Mirrored Plexiglas® comes in 4×8 sheets costing about $200, but smaller low-cost/no-cost scraps can be found at large-volume glass or plastic shops that have no use for small pieces. Experimenting with some cost-free scraps of mirrored Plexiglas® that we found in a glass store, we were surprised to find that we were able to build an entirely convincing mirror simply by bending ⅛″ mirrored Plexiglas® over an irregular surface and fastening it down securely. Eighth-inch mirrored Plexiglas® is much more flexible than we had anticipated: we found that we could easily bend a 2′-wide strip into a 9″-diameter cylinder. And it’s easy to cut as long as you use an appropriate blade.
As far as this particular use was concerned, once we had cut the mirrored Plexiglas® to the right size and shape, we pushed it into place against a “terrain” we had built out of scrap lumber fastened to the back of a hollow-core door with screws and glue. We experimented with three different mounting techniques: pin-mounting by means of screw-in mirror mounts that clamped down over the edge of the mirrored Plexiglas®; pin-mounting by means of screws through holes in the Plexiglas® itself; and continuous-edge mounting by means of hot-melt glue. Ultimately, we used a combination of screws through the mirrored Plexiglas® and a bead of the hot-melt glue. The mirror took little time to build, cost next to nothing, and distorted images just as we wanted it to.

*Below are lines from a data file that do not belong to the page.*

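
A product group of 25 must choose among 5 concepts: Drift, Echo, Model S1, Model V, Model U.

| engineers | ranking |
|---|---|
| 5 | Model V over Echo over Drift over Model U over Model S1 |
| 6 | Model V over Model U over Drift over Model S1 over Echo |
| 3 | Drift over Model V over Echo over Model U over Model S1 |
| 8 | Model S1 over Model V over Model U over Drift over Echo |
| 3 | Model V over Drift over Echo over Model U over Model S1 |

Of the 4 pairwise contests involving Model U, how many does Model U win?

Model U against each rival (25 engineers):
Model U vs Drift: Model U preferred on 6+8 = 14 ballots; Model U wins 14–11.
Model U vs Echo: Model U preferred on 6+8 = 14 ballots; Model U wins 14–11.
Model U vs Model S1: Model U is ranked higher on 5+6+3+3 = 17 ballots, Model S1 on 8. Model U wins 17–8.
Model U vs Model V: Model V wins 25–0.
Model U beats Drift, Echo, Model S1; loses to Model V — 3 pairwise wins.

3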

A health-and-safety postscript …. It is possible to squeeze a slightly tighter bending radius out of Plexiglas® by heating it carefully and evenly with a heat gun. But heating Plexiglas® (and even machining it) releases noxious gases. Craftspeople are warned to work in a ventilated area and to wear appropriate respirators as well as safety glasses whenever they work with this wonderfully versatile material.